Van deze kanselier onthield Michel de Montaigne (1533-1592) – ‘Nostra vagatur/ In tenebris, nec caeca potest mens cernere verum’ – dat onze geest waart in het duister, blind en niet in staat de werkelijkheid te onderscheiden. Wie met zoveel argwaan zijn eigen vermogen om de werkelijkheid te begrijpen aanschouwt, gelooft niet dat hij de waarheid in pacht heeft. Die epistemologische reserve is het fundament voor openheid en pragmatisme, dat hier op neerkomt: misschien heb ik gelijk, misschien heeft u gelijk. Wellicht zullen we dat nooit achterhalen. Ondertussen moeten we wel met elkaar samenleven.
In zijn Essays heeft Montaigne een heel hoofdstuk gewijd aan het goede, oprechte gesprek. Een gesprek mag best hard zijn, ‘viriel’ en destabiliserend. Basisvoorwaarde is wel dat beide gesprekspartners te goede trouw zijn: met een sofist moet je niet discussiëren. Gewoon je schouders ophalen en glimlachen. Als persoonlijk prestige, het eigen grote gelijk de inzet wordt, kan je beter wegwandelen: ‘Als iedereen tegenspreekt en tegengesproken wordt is de uitkomst van het debat dat de waarheid vernietigd wordt’.
Hoongelach
Je ziet het vandaag voortdurend in debatten en opiniestukjes: iemand wordt gepakt niet op de essentie van zijn betoog, maar op een krukkige vergelijking of een onhandige uitspraak. Dan volgt het hoongelach. Voor een goed gesprek moeten de partners ook bij de les blijven: ‘De één gaat naar het oosten, de ander naar het westen.
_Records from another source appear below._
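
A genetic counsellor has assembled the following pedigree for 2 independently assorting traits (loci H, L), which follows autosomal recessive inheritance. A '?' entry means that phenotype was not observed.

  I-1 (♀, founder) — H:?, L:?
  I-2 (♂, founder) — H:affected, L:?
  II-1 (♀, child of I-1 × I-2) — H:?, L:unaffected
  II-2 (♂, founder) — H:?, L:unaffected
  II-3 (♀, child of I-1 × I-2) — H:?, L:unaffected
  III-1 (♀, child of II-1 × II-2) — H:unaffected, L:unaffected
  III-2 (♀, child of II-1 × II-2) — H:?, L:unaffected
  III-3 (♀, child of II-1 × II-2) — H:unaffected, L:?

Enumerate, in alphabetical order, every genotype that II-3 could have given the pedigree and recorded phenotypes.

H/I-1 ? ·: HH|Hh|hh
H/I-2 aff ·: hh
H/II-1 ? I-1×I-2: Hh|hh
H/II-2 ? ·: HH|Hh|hh
H/II-3 ? I-1×I-2: Hh|hh
H/III-1 un II-1×II-2: HH|Hh
H/III-2 ? II-1×II-2: HH|Hh|hh
H/III-3 un II-1×II-2: HH|Hh
⇒ H over [I-1,I-2,II-1,II-2,II-3,III-1,III-2,III-3]: 75 consistent
L/I-1 ? ·: LL|Ll|ll
L/I-2 ? ·: LL|Ll|ll
L/II-1 un I-1×I-2: LL|Ll
L/II-2 un ·: LL|Ll
L/II-3 un I-1×I-2: LL|Ll
L/III-1 un II-1×II-2: LL|Ll
L/III-2 un II-1×II-2: LL|Ll
L/III-3 ? II-1×II-2: LL|Ll|ll
⇒ L over [I-1,I-2,II-1,II-2,II-3,III-1,III-2,III-3]: 263 consistent

II-3 ∈ {Hh LL, Hh Ll, hh LL, hh Ll}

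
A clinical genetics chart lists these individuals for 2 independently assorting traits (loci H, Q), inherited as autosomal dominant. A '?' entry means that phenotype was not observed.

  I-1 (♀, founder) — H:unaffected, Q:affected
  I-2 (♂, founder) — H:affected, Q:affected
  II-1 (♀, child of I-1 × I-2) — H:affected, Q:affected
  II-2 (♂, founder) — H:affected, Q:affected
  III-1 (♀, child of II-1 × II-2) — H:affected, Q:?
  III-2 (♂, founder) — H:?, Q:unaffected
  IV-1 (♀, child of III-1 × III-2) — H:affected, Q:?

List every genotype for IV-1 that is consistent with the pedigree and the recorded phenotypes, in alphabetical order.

H/I-1 un ·: hh
H/I-2 aff ·: Hh|HH
H/II-1 aff I-1×I-2: Hh
H/II-2 aff ·: Hh|HH
H/III-1 aff II-1×II-2: Hh|HH
H/III-2 ? ·: hh|Hh|HH
H/IV-1 aff III-1×III-2: Hh|HH
⇒ H over [I-1,I-2,II-1,II-2,III-1,III-2,IV-1]: 36 consistent
Q/I-1 aff ·: Qq|QQ
Q/I-2 aff ·: Qq|QQ
Q/II-1 aff I-1×I-2: Qq|QQ
Q/II-2 aff ·: Qq|QQ
Q/III-1 ? II-1×II-2: qq|Qq|QQ
Q/III-2 un ·: qq
Q/IV-1 ? III-1×III-2: qq|Qq
⇒ Q over [I-1,I-2,II-1,II-2,III-1,III-2,IV-1]: 37 consistent

IV-1 ∈ {HH Qq, HH qq, Hh Qq, Hh qq}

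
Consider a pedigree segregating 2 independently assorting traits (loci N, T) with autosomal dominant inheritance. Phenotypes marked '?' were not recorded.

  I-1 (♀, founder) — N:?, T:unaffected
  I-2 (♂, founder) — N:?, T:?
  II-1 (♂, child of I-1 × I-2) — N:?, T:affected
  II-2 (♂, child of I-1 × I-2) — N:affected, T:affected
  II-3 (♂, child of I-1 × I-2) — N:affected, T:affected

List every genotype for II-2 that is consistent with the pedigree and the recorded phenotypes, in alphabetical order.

II-2 ∈ {NN Tt, Nn Tt}

N/I-1 ? ·: nn|Nn|NN
N/I-2 ? ·: nn|Nn|NN
N/II-1 ? I-1×I-2: nn|Nn|NN
N/II-2 aff I-1×I-2: Nn|NN
N/II-3 aff I-1×I-2: Nn|NN
⇒ N over [I-1,I-2,II-1,II-2,II-3]: 35 consistent
T/I-1 un ·: tt
T/I-2 ? ·: Tt|TT
T/II-1 aff I-1×I-2: Tt
T/II-2 aff I-1×I-2: Tt
T/II-3 aff I-1×I-2: Tt
⇒ T over [I-1,I-2,II-1,II-2,II-3]: 2 consistent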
Ze laten het kernpunt los en na een turbulent uurtje weten ze niet meer wat de vraag was’.
Montaigne had voor zichzelf vier regels opgesteld: nooit koppig vasthouden aan een idee; nooit iemands handelen verklaren vanuit veronderstelde laaghartige motieven; nooit toegeven aan de publieke opinie; nooit vervallen in hooghartig, erudiet gezwets. Voeg daar aan toe: en als je tegenstander die fair play miskent, kiezen voor een goed boek. Je kan leren uit het verleden, wist Montaigne. Voor het nieuwe Jaar kunnen wij misschien deze richtlijnen onthouden.
Alexander Roose
De auteur schreef het boek ‘De Vrolijke Wijsheid. Michel de Montaigne’, uitgeverij Polis.